When you first arrive at the site of Maligne Canyon it seems to be just another wooded area in the Rockies. That changes the second you start making your way down the trail.
As you begin to make your way down along the length of the canyons, you cross several bridges that give you a glimpse of what lies ahead.
If you take a moment to look into the nooks and cracks you can see tiny frozen waterfalls.
With just a few more steps though, you get to see some truly spectacular sites.
After a few more minutes of hiking the trail we began our descent into the canyon, and entered a whole other world. Icicles and other formations appeared on every surface. Each of them more unique than the snowflakes that first fell to create them.

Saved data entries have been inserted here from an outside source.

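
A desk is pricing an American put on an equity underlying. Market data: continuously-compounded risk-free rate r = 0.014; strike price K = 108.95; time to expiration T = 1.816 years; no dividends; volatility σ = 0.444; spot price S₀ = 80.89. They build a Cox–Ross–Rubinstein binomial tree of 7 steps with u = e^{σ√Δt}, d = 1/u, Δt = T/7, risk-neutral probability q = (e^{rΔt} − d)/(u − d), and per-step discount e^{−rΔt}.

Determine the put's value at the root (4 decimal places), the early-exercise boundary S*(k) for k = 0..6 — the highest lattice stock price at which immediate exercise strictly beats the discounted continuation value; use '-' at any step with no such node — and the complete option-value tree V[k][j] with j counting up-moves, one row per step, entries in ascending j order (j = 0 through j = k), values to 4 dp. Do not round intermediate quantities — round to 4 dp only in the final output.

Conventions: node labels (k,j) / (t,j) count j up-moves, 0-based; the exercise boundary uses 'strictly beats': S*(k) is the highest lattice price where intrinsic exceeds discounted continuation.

params: Δt=0.25943 u=1.25376 d=0.79760 q=0.45168 e^(-rΔt)=0.99637
t_7 payoffs: 92.3391 82.8391 67.9059 44.4321 7.5333 0.0000 0.0000 0.0000
t_6: node(6,0) S=20.8261 payoff=88.1239 vs cont=87.7290 → 88.1239 [stop]  node(6,1) S=32.7368 payoff=76.2132 vs cont=75.8182 → 76.2132 [stop]  node(6,2) S=51.4595 payoff=57.4905 vs cont=57.0955 → 57.4905 [stop]  node(6,3) S=80.8900 payoff=28.0600 vs cont=27.6650 → 28.0600 [stop]  node(6,4) S=127.1523 payoff=0.0000 vs cont=4.1157 → 4.1157 [wait]  node(6,5) S=199.8726 payoff=0.0000 vs cont=0.0000 → 0.0000 [wait]  node(6,6) S=314.1830 payoff=0.0000 vs cont=0.0000 → 0.0000 [wait]  ⇒ S*(6)=80.8900
t_5: node(5,0) S=26.1109 payoff=82.8391 vs cont=82.4441 → 82.8391 [stop]  node(5,1) S=41.0441 payoff=67.9059 vs cont=67.5109 → 67.9059 [stop]  node(5,2) S=64.5179 payoff=44.4321 vs cont=44.0371 → 44.4321 [stop]  node(5,3) S=101.4167 payoff=7.5333 vs cont=17.1823 → 17.1823 [wait]  node(5,4) S=159.4185 payoff=0.0000 vs cont=2.2485 → 2.2485 [wait]  node(5,5) S=250.5925 payoff=0.0000 vs cont=0.0000 → 0.0000 [wait]  ⇒ S*(5)=64.5179
t_4: node(4,0) S=32.7368 payoff=76.2132 vs cont=75.8182 → 76.2132 [stop]  node(4,1) S=51.4595 payoff=57.4905 vs cont=57.0955 → 57.4905 [stop]  node(4,2) S=80.8900 payoff=28.0600 vs cont=32.0075 → 32.0075 [wait]  node(4,3) S=127.1523 payoff=0.0000 vs cont=10.3992 → 10.3992 [wait]  node(4,4) S=199.8726 payoff=0.0000 vs cont=1.2284 → 1.2284 [wait]  ⇒ S*(4)=51.4595
t_3: node(3,0) S=41.0441 payoff=67.9059 vs cont=67.5109 → 67.9059 [stop]  node(3,1) S=64.5179 payoff=44.4321 vs cont=45.8136 → 45.8136 [wait]  node(3,2) S=101.4167 payoff=7.5333 vs cont=22.1668 → 22.1668 [wait]  node(3,3) S=159.4185 payoff=0.0000 vs cont=6.2343 → 6.2343 [wait]  ⇒ S*(3)=41.0441
t_2: node(2,0) S=51.4595 payoff=57.4905 vs cont=57.7173 → 57.7173 [wait]  node(2,1) S=80.8900 payoff=28.0600 vs cont=35.0055 → 35.0055 [wait]  node(2,2) S=127.1523 payoff=0.0000 vs cont=14.9161 → 14.9161 [wait]  ⇒ S*(2)=-
t_1: node(1,0) S=64.5179 payoff=44.4321 vs cont=47.2868 → 47.2868 [wait]  node(1,1) S=101.4167 payoff=7.5333 vs cont=25.8375 → 25.8375 [wait]  ⇒ S*(1)=-
t_0: node(0,0) S=80.8900 payoff=28.0600 vs cont=37.4623 → 37.4623 [wait]  ⇒ S*(0)=-

price = 37.4623
boundary = - - - 41.0441 51.4595 64.5179 80.8900
tree:
37.4623
47.2868 25.8375
57.7173 35.0055 14.9161
67.9059 45.8136 22.1668 6.2343
76.2132 57.4905 32.0075 10.3992 1.2284
82.8391 67.9059 44.4321 17.1823 2.2485 0.0000
88.1239 76.2132 57.4905 28.0600 4.1157 0.0000 0.0000
92.3391 82.8391 67.9059 44.4321 7.5333 0.0000 0.0000 0.0000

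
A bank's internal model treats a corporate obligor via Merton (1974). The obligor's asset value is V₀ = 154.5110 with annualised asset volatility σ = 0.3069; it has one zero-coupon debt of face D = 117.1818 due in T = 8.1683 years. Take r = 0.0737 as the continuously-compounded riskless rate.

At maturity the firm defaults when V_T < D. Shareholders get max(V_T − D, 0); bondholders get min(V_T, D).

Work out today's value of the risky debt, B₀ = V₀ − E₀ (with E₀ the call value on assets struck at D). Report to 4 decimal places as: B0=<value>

B0=57.3552

Equity is a call on the firm's assets struck at D = 117.1818:
d₁ = [ln(V₀/D) + (r + σ²/2)T] / (σ√T)
   = [ln(154.5110/117.1818) + (0.0737 + 0.5·0.3069²)·8.1683] / (0.3069·√8.1683)
   = [0.276539 + 0.986680] / 0.877128 = 1.440177
d₂ = d₁ − σ√T = 1.440177 − 0.877128 = 0.563049
N(d₁) = 0.925091,  N(d₂) = 0.713299,  e^(−rT) = 0.547713
E₀ = V₀·N(d₁) − D·e^(−rT)·N(d₂)
   = 154.5110·0.925091 − 117.1818·0.547713·0.713299 = 97.155802
B₀ = V₀ − E₀ = 154.5110 − 97.155802 = 57.355198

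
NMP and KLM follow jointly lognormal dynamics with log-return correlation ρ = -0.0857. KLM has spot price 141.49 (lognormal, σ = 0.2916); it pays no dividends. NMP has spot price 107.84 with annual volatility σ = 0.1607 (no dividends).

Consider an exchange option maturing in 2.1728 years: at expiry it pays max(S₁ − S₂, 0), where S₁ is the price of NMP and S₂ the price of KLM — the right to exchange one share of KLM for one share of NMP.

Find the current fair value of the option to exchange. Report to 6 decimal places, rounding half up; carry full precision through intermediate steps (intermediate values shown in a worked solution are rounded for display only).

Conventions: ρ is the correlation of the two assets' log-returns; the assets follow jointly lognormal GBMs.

σ_eff = √(σ₁² + σ₂² − 2ρσ₁σ₂) = √(0.1607² + 0.2916² − 2·-0.0857·0.1607·0.2916) = 0.344800
d₁ = (ln(S₁/S₂) + (q₂ − q₁ + σ_eff²/2)T) / (σ_eff√T) = (ln(107.84/141.49) + (0.0 − 0.0 + 0.059443)·2.1728) / 0.508249 = -0.280220
d₂ = d₁ − σ_eff√T = -0.280220 − 0.508249 = -0.788469
N(d₁) = 0.389654,  N(d₂) = 0.215211
V = S₁·e^{−q₁T}·N(d₁) − S₂·e^{−q₂T}·N(d₂) = 42.020321 − 30.450215 = 11.570106
Key observation: the rate r is irrelevant here: denominating values in KLM turns the exchange into a ratio option on S₁/S₂, and discounting at r drops out.

exchange price = 11.570106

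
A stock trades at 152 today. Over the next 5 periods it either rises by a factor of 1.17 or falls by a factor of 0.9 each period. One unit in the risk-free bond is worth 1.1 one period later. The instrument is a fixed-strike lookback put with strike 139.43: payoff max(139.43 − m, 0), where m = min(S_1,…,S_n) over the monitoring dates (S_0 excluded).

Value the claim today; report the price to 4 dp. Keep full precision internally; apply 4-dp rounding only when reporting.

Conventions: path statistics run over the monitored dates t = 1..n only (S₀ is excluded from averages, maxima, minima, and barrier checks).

price = 1.3689

Under the martingale measure an up-move has probability p* = 0.7407; value the claim as the probability-weighted average of per-path payoffs, discounted 5 periods at R = 1.1.
Enumerate all 2^5 = 32 price paths (U = up ×1.17, D = down ×0.9); each path with k up-moves has probability p*^k·(1−p*)^(5−k).
DDDDD: m=89.7545, payoff=49.6755, prob=0.001171
UDDDD: m=116.6808, payoff=22.7492, prob=0.003347
DUDDD: m=116.6808, payoff=22.7492, prob=0.003347
UUDDD: m=151.6851, payoff=0.0000, prob=0.009562
DDUDD: m=116.6808, payoff=22.7492, prob=0.003347
UDUDD: m=151.6851, payoff=0.0000, prob=0.009562
DUUDD: m=136.8000, payoff=2.6300, prob=0.009562
UUUDD: m=177.8400, payoff=0.0000, prob=0.027319
DDDUD: m=110.8080, payoff=28.6220, prob=0.003347
UDDUD: m=144.0504, payoff=0.0000, prob=0.009562
DUDUD: m=136.8000, payoff=2.6300, prob=0.009562
UUDUD: m=177.8400, payoff=0.0000, prob=0.027319
DDUUD: m=123.1200, payoff=16.3100, prob=0.009562
UDUUD: m=160.0560, payoff=0.0000, prob=0.027319
DUUUD: m=136.8000, payoff=2.6300, prob=0.027319
UUUUD: m=177.8400, payoff=0.0000, prob=0.078055
DDDDU: m=99.7272, payoff=39.7028, prob=0.003347
UDDDU: m=129.6454, payoff=9.7846, prob=0.009562
DUDDU: m=129.6454, payoff=9.7846, prob=0.009562
UUDDU: m=168.5390, payoff=0.0000, prob=0.027319
DDUDU: m=123.1200, payoff=16.3100, prob=0.009562
UDUDU: m=160.0560, payoff=0.0000, prob=0.027319
DUUDU: m=136.8000, payoff=2.6300, prob=0.027319
UUUDU: m=177.8400, payoff=0.0000, prob=0.078055
DDDUU: m=110.8080, payoff=28.6220, prob=0.009562
UDDUU: m=144.0504, payoff=0.0000, prob=0.027319
DUDUU: m=136.8000, payoff=2.6300, prob=0.027319
UUDUU: m=177.8400, payoff=0.0000, prob=0.078055
DDUUU: m=123.1200, payoff=16.3100, prob=0.027319
UDUUU: m=160.0560, payoff=0.0000, prob=0.078055
DUUUU: m=136.8000, payoff=2.6300, prob=0.078055
UUUUU: m=177.8400, payoff=0.0000, prob=0.223014
Price = Σ prob·payoff / R^5 = 2.204633 / 1.610510 = 1.3689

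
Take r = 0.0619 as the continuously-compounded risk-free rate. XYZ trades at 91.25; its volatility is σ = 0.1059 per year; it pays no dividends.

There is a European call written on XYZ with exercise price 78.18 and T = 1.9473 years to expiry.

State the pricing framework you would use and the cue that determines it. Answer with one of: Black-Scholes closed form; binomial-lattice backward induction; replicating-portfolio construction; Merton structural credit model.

Key observation: the strike-78.18 call on XYZ is European-exercise on a continuously-modelled lognormal underlying, so its value is a single closed-form evaluation.

framework: Black-Scholes closed form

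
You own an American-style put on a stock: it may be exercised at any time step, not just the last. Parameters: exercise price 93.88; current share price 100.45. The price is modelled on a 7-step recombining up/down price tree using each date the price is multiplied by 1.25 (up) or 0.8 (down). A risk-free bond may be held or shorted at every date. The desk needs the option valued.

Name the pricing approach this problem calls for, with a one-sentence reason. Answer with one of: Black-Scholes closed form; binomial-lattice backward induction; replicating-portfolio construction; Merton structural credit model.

Key observation: with exercise allowed before expiry on a discrete up/down model (7 steps from spot 100.45), the strike-93.88 put's value must be rolled back through the tree testing early exercise at each node.

framework: binomial-lattice backward induction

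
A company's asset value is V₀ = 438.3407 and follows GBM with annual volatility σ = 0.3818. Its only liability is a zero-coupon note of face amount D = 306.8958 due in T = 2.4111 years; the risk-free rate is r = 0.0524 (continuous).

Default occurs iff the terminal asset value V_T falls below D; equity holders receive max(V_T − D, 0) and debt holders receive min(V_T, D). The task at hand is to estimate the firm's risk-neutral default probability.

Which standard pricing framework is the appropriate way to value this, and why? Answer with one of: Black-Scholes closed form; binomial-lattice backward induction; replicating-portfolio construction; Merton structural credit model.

framework: Merton structural credit model

Key observation: the question is about default risk generated by asset-value dynamics against a debt face of 306.8958 — the structural framework prices exactly that.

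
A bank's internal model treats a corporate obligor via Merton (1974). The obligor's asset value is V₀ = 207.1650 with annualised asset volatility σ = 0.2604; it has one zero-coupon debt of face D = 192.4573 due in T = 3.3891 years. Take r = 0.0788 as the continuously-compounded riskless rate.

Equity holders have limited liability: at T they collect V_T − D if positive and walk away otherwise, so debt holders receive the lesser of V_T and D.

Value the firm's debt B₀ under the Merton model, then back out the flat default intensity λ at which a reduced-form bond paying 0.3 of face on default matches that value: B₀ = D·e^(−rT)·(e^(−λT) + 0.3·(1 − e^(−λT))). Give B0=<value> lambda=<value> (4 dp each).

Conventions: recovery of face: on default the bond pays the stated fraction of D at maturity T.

B0=135.7887 lambda=0.0351

With assets at 207.1650 and a single debt payment of 192.4573 at 3.3891 years:
d₁ = [ln(V₀/D) + (r + σ²/2)T] / (σ√T)
   = [ln(207.1650/192.4573) + (0.0788 + 0.5·0.2604²)·3.3891] / (0.2604·√3.3891)
   = [0.073641 + 0.381965] / 0.479384 = 0.950401
d₂ = d₁ − σ√T = 0.950401 − 0.479384 = 0.471017
N(d₁) = 0.829046,  N(d₂) = 0.681186,  e^(−rT) = 0.765626
E₀ = V₀·N(d₁) − D·e^(−rT)·N(d₂)
   = 207.1650·0.829046 − 192.4573·0.765626·0.681186 = 71.376272
B₀ = V₀ − E₀ = 207.1650 − 71.376272 = 135.788728
e^(−λT) = (B₀·e^(rT)/D − 0.3)/(1 − 0.3) = (135.7887·1.306120/192.4573 − 0.3)/0.7 = 0.88790884
λ = −ln(0.88790884)/3.3891 = 0.035079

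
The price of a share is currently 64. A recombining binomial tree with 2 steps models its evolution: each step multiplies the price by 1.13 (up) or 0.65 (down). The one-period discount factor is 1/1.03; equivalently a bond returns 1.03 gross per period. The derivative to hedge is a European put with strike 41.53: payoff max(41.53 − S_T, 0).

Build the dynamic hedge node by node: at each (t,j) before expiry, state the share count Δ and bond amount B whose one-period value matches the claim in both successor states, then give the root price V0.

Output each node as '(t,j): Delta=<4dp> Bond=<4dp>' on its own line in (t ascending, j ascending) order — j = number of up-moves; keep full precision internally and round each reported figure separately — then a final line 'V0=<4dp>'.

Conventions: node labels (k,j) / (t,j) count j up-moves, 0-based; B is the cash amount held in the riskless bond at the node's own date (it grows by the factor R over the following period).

Under the risk-neutral measure, an up-move has probability p* = (R−d)/(u−d) = 0.7917 and values discount at R = 1.03.
Payoffs at expiry: V(2,0)=14.4900, V(2,1)=0.0000, V(2,2)=0.0000
Node (1,0) S=41.6000: V=(p*·0.0000+(1−p*)·14.4900)/1.03=2.9308; Δ=(0.0000−14.4900)/(47.0080−27.0400)=-0.7257; B=V−Δ·S=33.1183
Node (1,1) S=72.3200: V=(p*·0.0000+(1−p*)·0.0000)/1.03=0.0000; Δ=(0.0000−0.0000)/(81.7216−47.0080)=0.0000; B=V−Δ·S=0.0000
Node (0,0) S=64.0000: V=(p*·0.0000+(1−p*)·2.9308)/1.03=0.5928; Δ=(0.0000−2.9308)/(72.3200−41.6000)=-0.0954; B=V−Δ·S=6.6987
As a check, the time-0 holding Δ(0,0)·S0 + B(0,0) comes to 0.5928 — exactly V0.

(0,0): Delta=-0.0954 Bond=6.6987
(1,0): Delta=-0.7257 Bond=33.1183
(1,1): Delta=0.0000 Bond=0.0000
V0=0.5928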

Throughout our hike, our guide pointed out the beautiful formations and lead us deeper into the canyon. Even though we were wearing the ice spikes they provided, it was very easy to slip if you took a wrong step.
Despite the harsh Winter and a landscape that was still mostly frozen, there were signs of plant life beginning to emerge for the Spring.
Our guide took us as far into the canyon as was safe. In the hard winter you can go much deeper and walk up to the base of the large waterfalls, but at this point the melt off had begun and the ice would only support us for so far. Either way the views were incredible.
What I found most stunning though, were the colors and patterns that were showing up on the exposed rock faces.
When it was time to depart the canyon, our guide had one more treat in store for us. Taking us back past where we initially entered the canyon, we went through a few tight turns and then came out into this Winter oasis.
After we relaxed for a few moments, it was time for us to make the hardest part of the journey. We had to leave this land of beauty and enchantment and return to the world around us. If you find yourself in Jasper National Park, don’t leave there without exploring this incredible natural wonder.